The analyst can stack all the panels anywhere in the immersive space to allow them to conduct a detailed analysis. This is possible in immersive space as there is unlimited space that can be used.

User qualitative assessment

We have sought user assessment of our prototype with twenty participants (10 females and 10 males) representing clinicians (20%), genetic experts (40%), bioinformatic experts (20%), and health-related research students (20%). The greater number of potential participants were identified and invited by emails across two universities and a hospital in Sydney, Australia. Most of the participants (75%) had no or little experience with any VR device prior to the study. Each participant was instructed to complete a set of tasks based on a clinical scenario using our VROOM tool to assess the ease of usability, accessibility and interpretability of our prototype. For examples, the study asks the participants to interact and manipulate the visualisation to create comfortable views, select patients of interest to provide necessary visual analysis. The analysis includes examining the patients’ details as well as carry out comparisons for patient-to-patient and patient-to-group via graphical charts. A post-session questionnaire and verbal debriefing were carried to collect the participants’ feedback on the usability and the acceptability of the visualisation in the VR environment.

Results from our assessment showed that the participants highly regard the potential usefulness of the VROOM tool for distinguishing patient to patient comparisons based on the modelling of their genetic and biomedical information (10% very useful, 55% useful and 25% moderately useful). Specifically, 75% of the clinicians indicated that VROOM would be very useful for the patient analysis after their experiment with the clinical scenario. Qualitative comments showed that the participants expressed excitement that our VROOM VR environment allowed them to walk within the data, press a button, and select a patient for detailed assessment.

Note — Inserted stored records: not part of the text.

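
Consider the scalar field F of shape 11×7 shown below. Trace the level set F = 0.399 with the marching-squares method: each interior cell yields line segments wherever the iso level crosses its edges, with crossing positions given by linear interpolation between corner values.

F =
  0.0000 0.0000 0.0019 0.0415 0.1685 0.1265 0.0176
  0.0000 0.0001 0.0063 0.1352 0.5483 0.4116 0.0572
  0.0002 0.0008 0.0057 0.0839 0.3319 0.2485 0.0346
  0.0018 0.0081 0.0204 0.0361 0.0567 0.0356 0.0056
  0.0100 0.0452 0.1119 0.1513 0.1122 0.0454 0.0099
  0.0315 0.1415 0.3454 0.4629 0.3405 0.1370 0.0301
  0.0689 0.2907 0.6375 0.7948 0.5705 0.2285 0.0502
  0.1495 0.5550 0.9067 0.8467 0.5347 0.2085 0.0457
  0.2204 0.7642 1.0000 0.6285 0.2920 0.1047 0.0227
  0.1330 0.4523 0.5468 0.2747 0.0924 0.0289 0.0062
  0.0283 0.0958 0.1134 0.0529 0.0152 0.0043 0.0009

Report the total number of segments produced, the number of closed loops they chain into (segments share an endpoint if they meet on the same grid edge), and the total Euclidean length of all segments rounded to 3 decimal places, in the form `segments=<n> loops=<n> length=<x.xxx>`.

cell (0,3): code 0100 → (0.607,4.000)–(1.000,3.639)
cell (0,4): code 1100 → (0.956,5.000)–(0.607,4.000)
cell (0,5): code 1000 → (1.000,5.036)–(0.956,5.000)
cell (1,3): code 0010 → (1.000,3.639)–(1.690,4.000)
cell (1,4): code 0011 → (1.690,4.000)–(1.077,5.000)
cell (1,5): code 0001 → (1.077,5.000)–(1.000,5.036)
cell (4,2): code 0100 → (4.795,3.000)–(5.000,2.456)
cell (4,3): code 1000 → (5.000,3.522)–(4.795,3.000)
cell (5,1): code 0100 → (5.183,2.000)–(6.000,1.312)
cell (5,2): code 1110 → (5.000,2.456)–(5.183,2.000)
cell (5,3): code 1101 → (5.254,4.000)–(5.000,3.522)
cell (5,4): code 1000 → (6.000,4.501)–(5.254,4.000)
cell (6,0): code 0100 → (6.410,1.000)–(7.000,0.615)
cell (6,1): code 1110 → (6.000,1.312)–(6.410,1.000)
cell (6,4): code 1001 → (7.000,4.416)–(6.000,4.501)
cell (7,0): code 0110 → (7.000,0.615)–(8.000,0.328)
cell (7,3): code 1011 → (8.000,3.682)–(7.559,4.000)
cell (7,4): code 0001 → (7.559,4.000)–(7.000,4.416)
cell (8,0): code 0110 → (8.000,0.328)–(9.000,0.833)
cell (8,2): code 1011 → (9.000,2.543)–(8.649,3.000)
cell (8,3): code 0001 → (8.649,3.000)–(8.000,3.682)
cell (9,0): code 0010 → (9.000,0.833)–(9.150,1.000)
cell (9,1): code 0011 → (9.150,1.000)–(9.341,2.000)
cell (9,2): code 0001 → (9.341,2.000)–(9.000,2.543)
total: 24 segments, chained into 2 closed loop(s), length Σ = 16.853299

segments=24 loops=2 length=16.853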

Regarding to the visualisation in the VR environment, we received very positive feedback from the participants on the accessibility of the current design in navigating the environment. Most of the responses indicated that the visualisation had an impact on the user perception and user experience (moderate impact 35%, impact 30%, and extremely impact 15%). We received constructive and positive qualitative feedback from the participants on the graphical design of the avatars where they helped them identify quickly additional information about the patients, such as their gender. Critical comments were also received on the design, such as the use of the red-green colour scheme not being so user friendly for colour deficient users and the need to showing additional information on the avatars, such as Body Mass Index (BMI), risk, and age. These limitations will be addressed in the next improvement of our VROOM prototype.

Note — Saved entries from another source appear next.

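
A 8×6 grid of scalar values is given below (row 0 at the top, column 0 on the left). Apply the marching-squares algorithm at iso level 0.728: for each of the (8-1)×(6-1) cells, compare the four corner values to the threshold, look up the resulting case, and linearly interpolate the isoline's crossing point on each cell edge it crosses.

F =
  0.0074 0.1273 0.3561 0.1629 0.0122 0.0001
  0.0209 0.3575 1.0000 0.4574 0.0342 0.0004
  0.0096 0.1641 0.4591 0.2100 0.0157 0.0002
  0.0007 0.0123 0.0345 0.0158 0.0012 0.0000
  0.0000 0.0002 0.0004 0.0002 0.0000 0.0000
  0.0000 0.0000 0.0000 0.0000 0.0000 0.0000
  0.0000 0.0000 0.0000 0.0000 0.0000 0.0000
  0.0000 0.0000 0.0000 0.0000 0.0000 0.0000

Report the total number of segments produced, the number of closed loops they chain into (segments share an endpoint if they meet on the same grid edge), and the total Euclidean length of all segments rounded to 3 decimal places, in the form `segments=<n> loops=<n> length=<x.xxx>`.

segments=4 loops=1 length=2.621

cell (0,1): code 0100 → (0.578,2.000)–(1.000,1.577)
cell (0,2): code 1000 → (1.000,2.501)–(0.578,2.000)
cell (1,1): code 0010 → (1.000,1.577)–(1.503,2.000)
cell (1,2): code 0001 → (1.503,2.000)–(1.000,2.501)
total: 4 segments, chained into 1 closed loop(s), length Σ = 2.620980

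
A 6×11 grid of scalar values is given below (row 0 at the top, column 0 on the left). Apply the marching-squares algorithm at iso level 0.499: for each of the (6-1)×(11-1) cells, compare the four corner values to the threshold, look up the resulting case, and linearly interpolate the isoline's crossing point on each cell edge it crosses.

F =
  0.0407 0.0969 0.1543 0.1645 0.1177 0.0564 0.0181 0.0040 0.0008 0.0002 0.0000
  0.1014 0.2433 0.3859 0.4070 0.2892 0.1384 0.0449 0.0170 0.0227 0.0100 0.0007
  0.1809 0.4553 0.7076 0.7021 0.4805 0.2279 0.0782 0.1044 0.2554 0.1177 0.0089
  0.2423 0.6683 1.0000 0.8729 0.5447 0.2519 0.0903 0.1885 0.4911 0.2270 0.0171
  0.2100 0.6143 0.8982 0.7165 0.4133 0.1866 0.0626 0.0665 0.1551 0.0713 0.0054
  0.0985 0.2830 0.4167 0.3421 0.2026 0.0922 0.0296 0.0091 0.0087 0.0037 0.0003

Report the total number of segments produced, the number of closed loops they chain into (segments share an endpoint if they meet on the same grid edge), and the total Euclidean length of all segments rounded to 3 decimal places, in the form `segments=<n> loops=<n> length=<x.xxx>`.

cell (1,1): code 0100 → (1.352,2.000)–(2.000,1.173)
cell (1,2): code 1100 → (1.312,3.000)–(1.352,2.000)
cell (1,3): code 1000 → (2.000,3.917)–(1.312,3.000)
cell (2,0): code 0100 → (2.205,1.000)–(3.000,0.603)
cell (2,1): code 1110 → (2.000,1.173)–(2.205,1.000)
cell (2,3): code 1101 → (2.288,4.000)–(2.000,3.917)
cell (2,4): code 1000 → (3.000,4.156)–(2.288,4.000)
cell (3,0): code 0110 → (3.000,0.603)–(4.000,0.715)
cell (3,3): code 1011 → (4.000,3.717)–(3.348,4.000)
cell (3,4): code 0001 → (3.348,4.000)–(3.000,4.156)
cell (4,0): code 0010 → (4.000,0.715)–(4.348,1.000)
cell (4,1): code 0011 → (4.348,1.000)–(4.829,2.000)
cell (4,2): code 0011 → (4.829,2.000)–(4.581,3.000)
cell (4,3): code 0001 → (4.581,3.000)–(4.000,3.717)
total: 14 segments, chained into 1 closed loop(s), length Σ = 10.994948

segments=14 loops=1 length=10.995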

Most of the participants indicated that they noticed the sound during the trials which as instructive to them when completing their tasks (moderate helpful 15%, helpful 45%, and very helpful 20%). Qualitative feedback from the participants demonstrated that a “ding” sound which was congruent with action were helpful to bring to their attention that they have done a task correctly. The background music added positive experience in VR and helped them sustain engagement in the task.

We also identified that participants navigation in the VR space allowed them to investigate and find the information they need. 45% of the participants indicate that VROOM is “easy” to “very easy” to navigate and find the necessary information without any support, 25% of the participants could easily navigate with some help from the instructor, and 30% of the participants found it initially quite hard to navigate. This outcome reflects that our navigational design is in the right direction to meet the goal of the prototype, but there is a need for further improvement to a more intuitive navigation. In addition, sufficient training and practice are crucial to users who are particularly not familiar with VR and its navigational controller.